- Location: Kup Kalan, Malerkotla, Punjab, India
- Date: April 4, 1983
- Target: Akali Protestors
- Attack type: Shooting
- Injured: 500 Protestors and Police injured
- Victims: 24 or 26
- Perpetrators: Indian Paramilitary Forces
- Motive: Attempt at stopping Akali Demonstration

= Rasta Roko Morcha =

1983 protest in India

The Rasta Roko Morcha (Meaning block the roads agitation) was an agitation launched in India by the Akali Dal in April 1983 under Harchand Singh Longowal as part of Dharam Yudh Morcha.

== Background ==
Dharam Yudh Morcha was an agitation launched by the Akali dal in collaboration with Sant Jarnail Singh Bhindranwale to implement the Anandpur Sahib Resolution. The Akali Dal had come under pressure for how slow Dharam Yudh Morcha was. Because of this Harchand Singh Longowal decided to launch the Rasta Roko Morcha which would take place on April 4 of 1983. The morcha would consist of Akali workers and volunteers blocking roads to stop all traffic in Punjab. The Akalis hoped the morcha would convince Indira Gandhi to implement the Anandpur Sahib Resolution.

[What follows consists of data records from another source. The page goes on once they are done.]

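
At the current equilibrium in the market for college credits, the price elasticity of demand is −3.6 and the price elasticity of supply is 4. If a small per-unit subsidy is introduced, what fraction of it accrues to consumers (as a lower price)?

For a small subsidy around the equilibrium, the benefit split depends on the relative slopes, which at a point are proportional to the elasticities.
Buyer share = εs/(εs + |εd|) = 4/(4 + 3.6) = 10/19; seller share = |εd|/(εs + |εd|) = 9/19.

Consumer share = 10/19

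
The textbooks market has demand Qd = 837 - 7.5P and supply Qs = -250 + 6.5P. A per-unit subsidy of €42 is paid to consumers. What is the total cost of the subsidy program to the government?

Pre-subsidy: 837 - 7.5P = -250 + 6.5P gives P* = 1087/14, Q* = 7131/28.
With the rebate, buyers effectively pay Pb = Ps − 42, where Ps is the price sellers receive.
Demand in terms of Ps becomes Qd = 837 − 7.5(Ps − 42) = 1152 - 7.5Ps. Setting this equal to supply: 1152 - 7.5Ps = -250 + 6.5Ps, so Ps = 701/7.
Buyers pay Pb = 701/7 − 42 = 407/7; Q' = -250 + 6.5·(701/7) = 5613/14.
Government outlay = subsidy × quantity = 42 × 5613/14 = 16839.

Government cost = €16839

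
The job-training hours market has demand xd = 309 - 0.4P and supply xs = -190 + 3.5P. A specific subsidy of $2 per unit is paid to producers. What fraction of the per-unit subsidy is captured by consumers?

Pre-subsidy: 309 - 0.4P = -190 + 3.5P gives P* = 4990/39, x* = 10055/39.
With the subsidy, sellers receive Ps = Pb + 2 for each unit, where Pb is the price buyers pay.
Supply in terms of Pb becomes xs = -190 + 3.5(Pb + 2) = -183 + 3.5Pb. Setting this equal to demand: 309 - 0.4Pb = -183 + 3.5Pb, so Pb = 1640/13.
Sellers receive Ps = 1640/13 + 2 = 1666/13; x' = 309 − 0.4·(1640/13) = 3361/13.
Buyers' price falls by P* − Pb = 4990/39 − 1640/13 = 70/39; sellers' price rises by Ps − P* = 1666/13 − 4990/39 = 8/39.
So consumers capture (70/39)/2 = 35/39 of each unit of subsidy.

Consumer share = 35/39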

== Events and Reactions ==
On the eve of Rasta Roko Morcha shoot-on-sight orders were issued in Punjab. On April 4 of 1983, the morcha went into effect. 10,000s of Akalis would sit on the roads and block traffic all over Punjab. They would also sing Bani (sacred hymns). Trains into Punjab were cancelled by the Indian government and all other transport was "paralyzed" throughout Punjab by the Akalis. At Kup Kalan near Malerkotla security forces and paramilitary forces opened "indiscriminate and unprovoked" fire which resulted in the death of 24 or 26 protesters and the burning of shops and tractors. Around 1,000 protestors were jailed and around 500 protestors and police were also wounded. A fact-finding committee was formed which was made up of opposition leaders. The committee said, "excesses committed by the police were heart rending". A police sub-inspector, Bichhu Ram, arrested 1 amritdhari Sikh. He cut the Sikh's beard and spat chewing tobacco into his face. Cutting hair and using tobacco are considered cardinal sins for amritdhari Sikh. Bichhu Ram would be killed in retaliation of this incident in December 1983.

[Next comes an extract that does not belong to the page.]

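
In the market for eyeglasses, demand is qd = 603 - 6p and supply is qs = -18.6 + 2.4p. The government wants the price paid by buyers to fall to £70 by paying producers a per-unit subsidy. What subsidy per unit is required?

At a buyer price of 70, quantity demanded is 603 − 6·70 = 183.
Sellers supply 183 only when they receive ps with -18.6 + 2.4·ps = 183, i.e. ps = 84.
s = ps − pb = 84 − 70 = 14.

Required subsidy s = £14 per unit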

The violence was unexpected and left many shocked. Bhag Singh who was present said, "I was beaten up and my shop damaged for no fault of mine, I sat here working when the police attacked. Where should I go? This is my home, my work-place."

Harchand Singh Longowal remarked on the incident, "I want to tell Mrs Gandhi, that our patience is getting exhausted. She should stop playing with fire. This is not Assam. We will die like soldiers at the hands of the police... we will tolerate no further ruse till she stops playing Holi with our blood." Sant Jarnail Singh commented, "If the Akali Morcha Dictator Harchand Singh Longowal permits me, I shall take only 24 hours to take revenge on the Punjab police, which has killed 30 innocent Punjabis on April 4, and teach Punjab Chief Minister Darbara Singh, who is behaving like that atrocious Mir Manu, for a petty seat of chief ministership, a correct lesson." Gurcharan Singh Tohra, the president of the SGPC, said, "The Central Government wants to test our strength. Let it. Sikhs must understand that Mrs Gandhi's Government is not bothered about the killings and wants an Assam-like situation in Punjab. Mrs Gandhi's only worry is her gaddi [seat] and she can play with fire for that. Human lives are immaterial to her. Her game is power and we understand it very well."

The Home Affairs Ministry said that it was a matter of deep regret that many lives were lost in Assam, Punjab, and other states. This further intensified Dharam Yudh Morcha and led to Rail Roko Morhca (Stop trains agitation) and Kaam Roko Morcha (Stop work agitation). 10 days after Rasta Roko Morcha a Home Guards armory in Ferozepur was looted. Sikhs seized 28 .303 service rifles, 14 stenguns, and 360 rounds of ammunition. It was looted by Surinder Singh Sodhi and his accomplices.